Resource Utilization: Track I/O buffer usage, connection pool exhaustion, and asynchronous task queue depths.
Input/Output operations form the fundamental communication substrate for KERI and ACDC systems, enabling the exchange of cryptographically verifiable identity information across distributed networks. The I/O architecture must balance competing demands: minimizing latency and bandwidth overhead while maintaining strong security properties and supporting asynchronous operation patterns.

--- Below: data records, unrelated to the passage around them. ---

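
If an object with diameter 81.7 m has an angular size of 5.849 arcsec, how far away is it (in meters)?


D = size / theta_rad, theta_rad = 5.849 * pi/(180*3600) = 2.836e-05, D = 2.881e+06

2.881e+06 m


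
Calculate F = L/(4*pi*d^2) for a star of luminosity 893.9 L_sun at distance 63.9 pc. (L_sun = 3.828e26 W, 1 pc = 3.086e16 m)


F = L / (4*pi*d^2) = 3.422e+29 / (4*pi*(1.972e+18)^2) = 7.003e-09

7.003e-09 W/m^2


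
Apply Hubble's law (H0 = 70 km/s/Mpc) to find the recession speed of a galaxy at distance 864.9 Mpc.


v = H0 * d = 70 * 864.9 = 60543.0

60543.0 km/s


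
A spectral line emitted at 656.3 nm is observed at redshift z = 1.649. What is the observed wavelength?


lam_obs = lam_emit * (1 + z) = 656.3 * (1 + 1.649) = 1738.5387

1738.5387 nm


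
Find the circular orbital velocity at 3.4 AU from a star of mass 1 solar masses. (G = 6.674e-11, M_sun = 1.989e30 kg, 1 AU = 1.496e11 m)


v = sqrt(GM/r) = sqrt(6.674e-11 * 1.989e+30 / 5.086e+11) = 16154.9358

16154.9358 m/s


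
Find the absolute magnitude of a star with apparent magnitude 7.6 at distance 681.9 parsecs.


M = m - 5*log10(d) + 5 = 7.6 - 5*log10(681.9) + 5 = -1.5686

-1.5686


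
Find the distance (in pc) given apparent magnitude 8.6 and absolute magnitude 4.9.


d = 10^((m - M + 5)/5) = 10^((8.6 - 4.9 + 5)/5) = 54.9541

54.9541 pc


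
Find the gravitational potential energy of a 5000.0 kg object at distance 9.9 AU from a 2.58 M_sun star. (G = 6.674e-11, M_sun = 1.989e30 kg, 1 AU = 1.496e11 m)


M = 2.58 * 1.989e30 kg = 5.13162e+30 kg; r = 9.9 AU * 1.496e11 m/AU = 1.48104e+12 m. U = -GM*m/r = -(6.674e-11 * 5.13162e+30 * 5000.0) / 1.48104e+12 = -1.156e+12

-1.156e+12 J


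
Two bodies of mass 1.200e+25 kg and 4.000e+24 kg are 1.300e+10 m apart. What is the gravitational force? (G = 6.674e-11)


F = G*m1*m2/r^2 = 6.674e-11 * 1.200e+25 * 4.000e+24 / (1.300e+10)^2 = 6.674e-11 * 4.800e+49 / 1.690e+20 = 1.896e+19

1.896e+19 N


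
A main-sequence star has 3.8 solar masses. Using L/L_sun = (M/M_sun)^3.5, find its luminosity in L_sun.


L/L_sun = (M/M_sun)^3.5 = 3.8^3.5 = 106.9652

106.9652 L_sun


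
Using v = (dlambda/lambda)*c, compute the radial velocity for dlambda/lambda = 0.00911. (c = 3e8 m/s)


v = (dlambda/lambda) * c = 0.00911 * 3e8 = 2.733e+06

2.733e+06 m/s


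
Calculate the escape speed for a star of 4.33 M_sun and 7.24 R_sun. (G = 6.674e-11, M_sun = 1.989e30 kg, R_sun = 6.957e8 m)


M = 4.33 * 1.989e30 kg = 8.61237e+30 kg; R = 7.24 * 6.957e8 m = 5.036868e+09 m. v_esc = sqrt(2GM/R) = sqrt(2 * 6.674e-11 * 8.61237e+30 / 5.036868e+09) = 477737.3035

477737.3035 m/s


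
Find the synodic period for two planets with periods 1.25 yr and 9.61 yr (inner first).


1/P_syn = |1/P1 - 1/P2| = |1/1.25 - 1/9.61| => P_syn = 1.4369

1.4369 years


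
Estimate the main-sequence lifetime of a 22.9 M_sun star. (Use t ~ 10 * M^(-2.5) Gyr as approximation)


t = 10 * M^(-2.5) = 10 * 22.9^(-2.5) = 0.004

0.004 Gyr


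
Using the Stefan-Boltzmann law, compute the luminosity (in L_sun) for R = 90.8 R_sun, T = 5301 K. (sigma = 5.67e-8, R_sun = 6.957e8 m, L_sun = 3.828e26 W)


R = 90.8 * 6.957e8 m = 6.316956e+10 m. L = 4*pi*R^2*sigma*T^4 = 4*pi*(6.316956e+10)^2 * 5.67e-8 * 5301^4 = 2.245121473e+30 W. L/L_sun = 2.245121473e+30 / 3.828e26 = 5864.9986

5864.9986 L_sun


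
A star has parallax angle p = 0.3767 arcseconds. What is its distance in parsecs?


d = 1/p = 1/0.3767 = 2.6546

2.6546 pc


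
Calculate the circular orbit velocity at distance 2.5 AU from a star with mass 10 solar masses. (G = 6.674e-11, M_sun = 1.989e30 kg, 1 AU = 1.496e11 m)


v = sqrt(GM/r) = sqrt(6.674e-11 * 1.989e+31 / 3.740e+11) = 59576.4597

59576.4597 m/s


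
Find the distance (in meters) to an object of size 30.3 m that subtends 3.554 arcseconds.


D = size / theta_rad, theta_rad = 3.554 * pi/(180*3600) = 1.723e-05, D = 1.759e+06

1.759e+06 m


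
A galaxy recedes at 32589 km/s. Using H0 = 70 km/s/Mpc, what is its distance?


d = v / H0 = 32589 / 70 = 465.5571

465.5571 Mpc


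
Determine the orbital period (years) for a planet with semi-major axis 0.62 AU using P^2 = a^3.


P = a^(3/2) = 0.62^1.5 = 0.4882

0.4882 years


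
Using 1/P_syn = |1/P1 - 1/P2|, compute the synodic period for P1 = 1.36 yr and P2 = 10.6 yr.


1/P_syn = |1/P1 - 1/P2| = |1/1.36 - 1/10.6| => P_syn = 1.5602

1.5602 years


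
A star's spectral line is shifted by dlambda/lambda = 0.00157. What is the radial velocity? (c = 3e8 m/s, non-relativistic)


v = (dlambda/lambda) * c = 0.00157 * 3e8 = 471000.0

471000.0 m/s


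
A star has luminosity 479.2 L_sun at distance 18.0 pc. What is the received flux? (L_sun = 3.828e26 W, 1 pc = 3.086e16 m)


F = L / (4*pi*d^2) = 1.834e+29 / (4*pi*(5.555e+17)^2) = 4.731e-08

4.731e-08 W/m^2


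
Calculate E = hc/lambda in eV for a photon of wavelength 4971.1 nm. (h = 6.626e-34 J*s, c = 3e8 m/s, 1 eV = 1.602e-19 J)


E = hc/lambda = 6.626e-34 * 3e8 / 4.971e-06 = 3.999e-20 J = 0.2496 eV

0.2496 eV


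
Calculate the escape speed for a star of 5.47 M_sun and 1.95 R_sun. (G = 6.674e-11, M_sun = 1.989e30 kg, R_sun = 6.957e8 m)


M = 5.47 * 1.989e30 kg = 1.087983e+31 kg; R = 1.95 * 6.957e8 m = 1.356615e+09 m. v_esc = sqrt(2GM/R) = sqrt(2 * 6.674e-11 * 1.087983e+31 / 1.356615e+09) = 1.035e+06

1.035e+06 m/s


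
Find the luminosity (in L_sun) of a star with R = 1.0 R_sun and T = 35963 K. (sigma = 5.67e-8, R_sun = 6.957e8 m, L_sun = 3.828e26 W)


R = 1.0 * 6.957e8 m = 6.957e+08 m. L = 4*pi*R^2*sigma*T^4 = 4*pi*(6.957e+08)^2 * 5.67e-8 * 35963^4 = 5.768469247e+29 W. L/L_sun = 5.768469247e+29 / 3.828e26 = 1506.9146

1506.9146 L_sun


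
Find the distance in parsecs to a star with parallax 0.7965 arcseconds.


d = 1/p = 1/0.7965 = 1.2555

1.2555 pc


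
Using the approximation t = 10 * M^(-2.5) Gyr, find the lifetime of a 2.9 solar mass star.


t = 10 * M^(-2.5) = 10 * 2.9^(-2.5) = 0.6982

0.6982 Gyr


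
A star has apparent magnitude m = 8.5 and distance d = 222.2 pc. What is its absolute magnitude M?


M = m - 5*log10(d) + 5 = 8.5 - 5*log10(222.2) + 5 = 1.7663

1.7663


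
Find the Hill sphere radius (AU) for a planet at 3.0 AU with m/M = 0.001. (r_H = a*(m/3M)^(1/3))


r_H = a * (m/3M)^(1/3) = 3.0 * (0.001/3)^(1/3) = 0.208

0.208 AU


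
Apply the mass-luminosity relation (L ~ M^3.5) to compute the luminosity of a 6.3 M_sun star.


L/L_sun = (M/M_sun)^3.5 = 6.3^3.5 = 627.613

627.613 L_sun


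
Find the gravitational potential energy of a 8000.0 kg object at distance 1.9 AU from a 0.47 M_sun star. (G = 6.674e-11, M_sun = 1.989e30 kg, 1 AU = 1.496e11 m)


M = 0.47 * 1.989e30 kg = 9.3483e+29 kg; r = 1.9 AU * 1.496e11 m/AU = 2.8424e+11 m. U = -GM*m/r = -(6.674e-11 * 9.3483e+29 * 8000.0) / 2.8424e+11 = -1.756e+12

-1.756e+12 J


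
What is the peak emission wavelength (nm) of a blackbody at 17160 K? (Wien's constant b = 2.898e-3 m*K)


lam_max = b / T = 2.898e-3 / 17160 = 1.689e-07 m = 168.8811 nm

168.8811 nm


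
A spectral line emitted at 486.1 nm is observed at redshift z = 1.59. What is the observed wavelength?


lam_obs = lam_emit * (1 + z) = 486.1 * (1 + 1.59) = 1258.999

1258.999 nm


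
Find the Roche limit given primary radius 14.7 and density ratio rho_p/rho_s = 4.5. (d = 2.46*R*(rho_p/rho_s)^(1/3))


d_Roche = 2.46 * 14.7 * 4.5^(1/3) = 59.7021

59.7021


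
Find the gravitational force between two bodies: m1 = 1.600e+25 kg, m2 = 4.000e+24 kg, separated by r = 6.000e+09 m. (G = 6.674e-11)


F = G*m1*m2/r^2 = 6.674e-11 * 1.600e+25 * 4.000e+24 / (6.000e+09)^2 = 6.674e-11 * 6.400e+49 / 3.600e+19 = 1.186e+20

1.186e+20 N


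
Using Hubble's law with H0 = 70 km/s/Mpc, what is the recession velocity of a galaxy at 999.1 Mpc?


v = H0 * d = 70 * 999.1 = 69937.0

69937.0 km/s


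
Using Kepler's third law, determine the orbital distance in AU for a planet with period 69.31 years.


a = P^(2/3) = 69.31^(2/3) = 16.8732

16.8732 AU


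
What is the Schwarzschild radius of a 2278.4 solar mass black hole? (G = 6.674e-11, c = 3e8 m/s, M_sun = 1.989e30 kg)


M = 2278.4 * 1.989e30 kg = 4.5317376e+33 kg. rs = 2GM/c^2 = 2 * 6.674e-11 * 4.5317376e+33 / (3e8)^2 = 6.721e+06

6.721e+06 m


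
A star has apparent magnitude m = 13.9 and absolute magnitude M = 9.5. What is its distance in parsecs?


d = 10^((m - M + 5)/5) = 10^((13.9 - 9.5 + 5)/5) = 75.8578

75.8578 pc


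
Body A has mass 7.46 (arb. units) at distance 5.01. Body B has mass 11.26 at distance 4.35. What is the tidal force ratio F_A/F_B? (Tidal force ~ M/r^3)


Ratio = (M1/r1^3) / (M2/r2^3) = (7.46/5.01^3) / (11.26/4.35^3) = 0.4337

0.4337


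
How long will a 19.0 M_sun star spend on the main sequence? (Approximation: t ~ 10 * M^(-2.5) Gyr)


t = 10 * M^(-2.5) = 10 * 19.0^(-2.5) = 0.0064

0.0064 Gyr


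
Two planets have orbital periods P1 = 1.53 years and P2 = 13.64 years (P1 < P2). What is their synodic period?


1/P_syn = |1/P1 - 1/P2| = |1/1.53 - 1/13.64| => P_syn = 1.7233

1.7233 years


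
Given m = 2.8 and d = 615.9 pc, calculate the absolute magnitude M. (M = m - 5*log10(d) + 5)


M = m - 5*log10(d) + 5 = 2.8 - 5*log10(615.9) + 5 = -6.1476

-6.1476


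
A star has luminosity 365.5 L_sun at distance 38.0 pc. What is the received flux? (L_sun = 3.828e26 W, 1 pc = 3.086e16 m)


F = L / (4*pi*d^2) = 1.399e+29 / (4*pi*(1.173e+18)^2) = 8.096e-09

8.096e-09 W/m^2


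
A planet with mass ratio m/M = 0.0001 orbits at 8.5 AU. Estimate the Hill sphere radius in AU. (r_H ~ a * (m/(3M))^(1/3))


r_H = a * (m/3M)^(1/3) = 8.5 * (0.0001/3)^(1/3) = 0.2736

0.2736 AU


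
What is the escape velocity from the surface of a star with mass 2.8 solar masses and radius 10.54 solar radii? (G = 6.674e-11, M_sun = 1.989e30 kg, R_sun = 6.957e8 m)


M = 2.8 * 1.989e30 kg = 5.5692e+30 kg; R = 10.54 * 6.957e8 m = 7.332678e+09 m. v_esc = sqrt(2GM/R) = sqrt(2 * 6.674e-11 * 5.5692e+30 / 7.332678e+09) = 318400.1027

318400.1027 m/s


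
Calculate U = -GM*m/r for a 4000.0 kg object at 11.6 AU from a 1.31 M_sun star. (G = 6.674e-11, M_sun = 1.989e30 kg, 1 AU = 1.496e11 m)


M = 1.31 * 1.989e30 kg = 2.60559e+30 kg; r = 11.6 AU * 1.496e11 m/AU = 1.73536e+12 m. U = -GM*m/r = -(6.674e-11 * 2.60559e+30 * 4000.0) / 1.73536e+12 = -4.008e+11

-4.008e+11 J


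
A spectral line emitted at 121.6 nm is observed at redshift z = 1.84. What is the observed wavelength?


lam_obs = lam_emit * (1 + z) = 121.6 * (1 + 1.84) = 345.344

345.344 nm


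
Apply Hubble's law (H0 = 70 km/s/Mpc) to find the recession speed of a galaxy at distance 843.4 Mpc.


v = H0 * d = 70 * 843.4 = 59038.0

59038.0 km/s


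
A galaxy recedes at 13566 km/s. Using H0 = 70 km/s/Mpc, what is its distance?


d = v / H0 = 13566 / 70 = 193.8

193.8 Mpc


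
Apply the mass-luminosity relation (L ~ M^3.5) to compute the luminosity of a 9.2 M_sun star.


L/L_sun = (M/M_sun)^3.5 = 9.2^3.5 = 2361.8776

2361.8776 L_sun


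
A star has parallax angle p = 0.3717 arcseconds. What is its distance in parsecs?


d = 1/p = 1/0.3717 = 2.6903

2.6903 pc


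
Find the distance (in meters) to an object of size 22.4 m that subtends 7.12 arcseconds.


D = size / theta_rad, theta_rad = 7.12 * pi/(180*3600) = 3.452e-05, D = 648922.9859

648922.9859 m


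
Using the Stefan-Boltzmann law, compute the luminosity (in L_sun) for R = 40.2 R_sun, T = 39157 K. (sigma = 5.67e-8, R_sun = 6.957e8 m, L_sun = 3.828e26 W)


R = 40.2 * 6.957e8 m = 2.796714e+10 m. L = 4*pi*R^2*sigma*T^4 = 4*pi*(2.796714e+10)^2 * 5.67e-8 * 39157^4 = 1.310167072e+33 W. L/L_sun = 1.310167072e+33 / 3.828e26 = 3.423e+06

3.423e+06 L_sun


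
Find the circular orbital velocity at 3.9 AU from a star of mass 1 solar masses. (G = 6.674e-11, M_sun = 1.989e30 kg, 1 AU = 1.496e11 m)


v = sqrt(GM/r) = sqrt(6.674e-11 * 1.989e+30 / 5.834e+11) = 15083.8565

15083.8565 m/s


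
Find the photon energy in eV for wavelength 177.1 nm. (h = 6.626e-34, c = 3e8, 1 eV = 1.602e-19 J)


E = hc/lambda = 6.626e-34 * 3e8 / 1.771e-07 = 1.122e-18 J = 7.0063 eV

7.0063 eV


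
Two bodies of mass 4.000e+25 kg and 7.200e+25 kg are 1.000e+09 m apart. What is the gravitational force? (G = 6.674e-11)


F = G*m1*m2/r^2 = 6.674e-11 * 4.000e+25 * 7.200e+25 / (1.000e+09)^2 = 6.674e-11 * 2.880e+51 / 1.000e+18 = 1.922e+23

1.922e+23 N


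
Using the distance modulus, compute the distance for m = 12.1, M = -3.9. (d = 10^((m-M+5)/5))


d = 10^((m - M + 5)/5) = 10^((12.1 - -3.9 + 5)/5) = 15848.9319

15848.9319 pc


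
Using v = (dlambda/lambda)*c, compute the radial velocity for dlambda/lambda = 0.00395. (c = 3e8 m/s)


v = (dlambda/lambda) * c = 0.00395 * 3e8 = 1.185e+06

1.185e+06 m/s


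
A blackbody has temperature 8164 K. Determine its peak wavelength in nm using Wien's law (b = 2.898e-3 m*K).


lam_max = b / T = 2.898e-3 / 8164 = 3.550e-07 m = 354.9731 nm

354.9731 nm


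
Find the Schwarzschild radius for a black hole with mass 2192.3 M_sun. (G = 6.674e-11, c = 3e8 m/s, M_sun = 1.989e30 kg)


M = 2192.3 * 1.989e30 kg = 4.3604847e+33 kg. rs = 2GM/c^2 = 2 * 6.674e-11 * 4.3604847e+33 / (3e8)^2 = 6.467e+06

6.467e+06 m


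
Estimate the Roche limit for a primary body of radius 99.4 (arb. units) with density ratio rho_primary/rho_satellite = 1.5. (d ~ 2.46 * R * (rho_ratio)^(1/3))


d_Roche = 2.46 * 99.4 * 1.5^(1/3) = 279.9101

279.9101


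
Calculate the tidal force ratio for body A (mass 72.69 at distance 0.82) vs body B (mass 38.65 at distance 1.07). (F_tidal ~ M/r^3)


Ratio = (M1/r1^3) / (M2/r2^3) = (72.69/0.82^3) / (38.65/1.07^3) = 4.1786

4.1786


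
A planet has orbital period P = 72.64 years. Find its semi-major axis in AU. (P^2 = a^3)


a = P^(2/3) = 72.64^(2/3) = 17.4094

17.4094 AU


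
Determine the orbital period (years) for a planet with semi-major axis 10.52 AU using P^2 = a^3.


P = a^(3/2) = 10.52^1.5 = 34.1211

34.1211 years


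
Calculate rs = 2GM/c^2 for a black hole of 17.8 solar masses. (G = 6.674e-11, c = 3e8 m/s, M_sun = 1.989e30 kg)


M = 17.8 * 1.989e30 kg = 3.54042e+31 kg. rs = 2GM/c^2 = 2 * 6.674e-11 * 3.54042e+31 / (3e8)^2 = 52508.3624

52508.3624 m


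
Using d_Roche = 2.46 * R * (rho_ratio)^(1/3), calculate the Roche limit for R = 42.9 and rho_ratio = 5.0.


d_Roche = 2.46 * 42.9 * 5.0^(1/3) = 180.4606

180.4606


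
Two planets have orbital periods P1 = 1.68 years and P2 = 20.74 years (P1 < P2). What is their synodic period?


1/P_syn = |1/P1 - 1/P2| = |1/1.68 - 1/20.74| => P_syn = 1.8281

1.8281 years


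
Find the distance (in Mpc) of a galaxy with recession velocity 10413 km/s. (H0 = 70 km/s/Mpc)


d = v / H0 = 10413 / 70 = 148.7571

148.7571 Mpc


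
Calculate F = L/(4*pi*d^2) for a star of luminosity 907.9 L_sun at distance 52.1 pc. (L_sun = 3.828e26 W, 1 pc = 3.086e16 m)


F = L / (4*pi*d^2) = 3.475e+29 / (4*pi*(1.608e+18)^2) = 1.070e-08

1.070e-08 W/m^2


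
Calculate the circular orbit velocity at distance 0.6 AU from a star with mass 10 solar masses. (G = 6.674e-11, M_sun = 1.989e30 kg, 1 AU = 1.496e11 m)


v = sqrt(GM/r) = sqrt(6.674e-11 * 1.989e+31 / 8.976e+10) = 121609.939

121609.939 m/s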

CESR provides the encoding foundation that optimizes I/O efficiency through self-framing primitives and text-binary composability. HIO enables scalable asynchronous I/O processing in Python implementations. The witness and watcher networks rely on carefully designed I/O protocols to achieve distributed consensus and ambient duplicity detection. IPEX structures credential exchange through well-defined I/O message flows. TELs provide verifiable registry operations through I/O patterns anchored to KERI's key event logs.
Understanding these I/O patterns, their security properties, and their performance characteristics is essential for implementing, deploying, and operating KERI-based identity infrastructure at scale. The design consistently prioritizes verifiability and security while providing the I/O efficiency required for practical distributed identity systems.